China Tightens Information Sharing Rules for Media

China Tightens Information Sharing Rules for Media

Update: For a full translation of the SAPPRFT regulations covered below, see the Chinalawtranslate Community Translation Project.

The State Administration of Press, Publication, Radio, Film and Television (SAPPRFT), China’s main state media regulator, has issued rules that could limit the information sharing abilities of journalists and other media professionals. From Xinhua:

Journalists are banned from illegal copying, recording, or storage of state secrets, according to the rules made public on Tuesday but released by the State Administration of Press, Publication, Radio, Film and Television on June 30.

According to the administration, the rules cover various information, materials and news products that journalists may deal with during their work, including state secrets, commercial secrets and unpublicized information.
Under the rules, journalists should not violate non-disclosure agreements signed with their employers. [Source]

Earlier today, CDT translated a Chinese-language report from Xinhua with more comprehensive coverage of the new directive. The circular forbids the “leaking or releasing [of] professional information through blogs, Weibo, public or personal WeChat accounts, or any other channels.” This condition could potentially stifle the propaganda and censorship directives regularly leaked by Chinese journalists online.

The new announcement comes less than a month after SAPPRFT published regulations on “critical” news reports—a move described by Beijing not as a means to stifle general criticism, but to crackdown on “crooked and fake reporters who demand hush money for burying negative stories.” Following “a degree of alarmism” in the foreign press about the regulations last month, China Media Project’s David Bandurski noted that the rules were consistent with longstanding Chinese media policy, though the language used in the circular was “dangerously ambiguous.”

Ambiguity also surrounds China’s definition of “state secrets,” and Beijing has been known to retroactively label information with that tag. Reuters reports:

News organisations must also require employees to sign pledges that they will not disclose secrets.

China’s state secrets law is notoriously broad, covering everything from capital punishment statistics to industry data.

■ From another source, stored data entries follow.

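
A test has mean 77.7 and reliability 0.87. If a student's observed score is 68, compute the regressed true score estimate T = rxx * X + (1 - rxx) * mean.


T_est = rxx * X + (1 - rxx) * mean
T_est = 0.87 * 68 + 0.13 * 77.7
T_est = 59.16 + 10.101
T_est = 69.261

69.261


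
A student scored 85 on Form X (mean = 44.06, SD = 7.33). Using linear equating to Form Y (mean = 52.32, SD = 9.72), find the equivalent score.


slope = SD_Y / SD_X = 9.72 / 7.33 ~ 1.3261
intercept = mean_Y - slope * mean_X = 52.32 - (9.72 / 7.33) * 44.06 ~ -6.1061
Y = slope * X + intercept. To avoid rounding drift from the rounded slope/intercept, evaluate the equivalent form Y = mean_Y + SD_Y * (X - mean_X) / SD_X at full precision:
Y = 52.32 + 9.72 * (85 - 44.06) / 7.33
Y = 52.32 + 9.72 * 40.94 / 7.33
Y = 52.32 + 397.9368 / 7.33
Y = 52.32 + 54.2888
Y = 106.6088

106.6088


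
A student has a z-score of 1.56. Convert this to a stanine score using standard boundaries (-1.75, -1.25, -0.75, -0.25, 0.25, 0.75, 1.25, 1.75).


Stanine boundaries: [-1.75, -1.25, -0.75, -0.25, 0.25, 0.75, 1.25, 1.75]
z = 1.56
Check each boundary:
  z >= -1.75 -> could be stanine 2
  z >= -1.25 -> could be stanine 3
  z >= -0.75 -> could be stanine 4
  z >= -0.25 -> could be stanine 5
  z >= 0.25 -> could be stanine 6
  z >= 0.75 -> could be stanine 7
  z >= 1.25 -> could be stanine 8
  z < 1.75
Highest qualifying boundary gives stanine = 8

8


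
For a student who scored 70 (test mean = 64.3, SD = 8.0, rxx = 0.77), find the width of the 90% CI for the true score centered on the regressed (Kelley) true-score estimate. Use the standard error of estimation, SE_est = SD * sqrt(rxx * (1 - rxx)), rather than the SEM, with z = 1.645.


True score estimate = 0.77*70 + 0.23*64.3 = 68.689
SE_est = SD * sqrt(rxx * (1 - rxx)) = 8.0 * sqrt(0.77 * 0.23) = 8.0 * sqrt(0.1771) = 3.36666
CI = T_est +/- z * SE_est, so width = 2 * z * SE_est = 2 * 1.645 * 3.36666
Width = 11.0763

11.0763


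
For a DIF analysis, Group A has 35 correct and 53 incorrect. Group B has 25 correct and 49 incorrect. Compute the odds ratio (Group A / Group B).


Odds_A = 35/53 = 0.6604
Odds_B = 25/49 = 0.5102
OR = Odds_A / Odds_B = 0.6604 / 0.5102
Exactly, OR = (35 * 49) / (53 * 25) = 1715 / 1325
OR = 1.2943

1.2943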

Information can be labelled a state secret retroactively.

The issue drew international attention in 2009 when an Australian citizen and three Chinese colleagues working for mining giant Rio Tinto were detained for stealing state secrets during the course of tense iron ore talks. [Source]

The South China Morning Post has more background on China’s state secrets law, and also expert opinions on the vague definition of the term and who should be responsible for protecting them:

Zhan Jiang, a professor of journalism at Beijing Foreign Studies University, said the directive was the first of its kind to set out specific rules for how journalists and media organisation should handle state secrets.

“It is … backtracking from the government’s previous pledge to be more open and transparent,” said Zhan, adding that the new instruction could be abused by government bodies wanting to hide information from the public if the definition of what is a state secret was not clearly spelled out.

“There needs to be a clear definition of what makes a state secret. It will be problematic for journalists if it’s too vague,” said Zhan.

The State Secret Law was amended in 2010 to cover everything from capital punishment statistics to industry data.

[…] “From a lawyer’s perspective, protecting state secrets should be an obligation for government officials, not journalists,” [rights lawyer] Mo [Shaoping] said. [Source]

Outspoken journalist Gao Yu has been in detention since April for allegedly leaking state secrets to foreign media. Early this year, Xinhua lauded a new rule forbidding officials from inappropriately labeling information as a state secrets as a move towards transparency—but, as noted by Reuters, the rule failed to offer a clear definition of what information should be made public.

Since Xi Jinping came to power, the central government has been steadily tightening control over Internet and print media, as can be seen in an ongoing rumor crackdownanti-vulgarity drive, and requirements that journalists take courses in the “Marxist view of journalism.”  Notorious for exercising strict censorship over official outlets and encouraging self-censorship in independent media, China came in 173/180 on Reporters Without Borders World Press Freedom Index this year.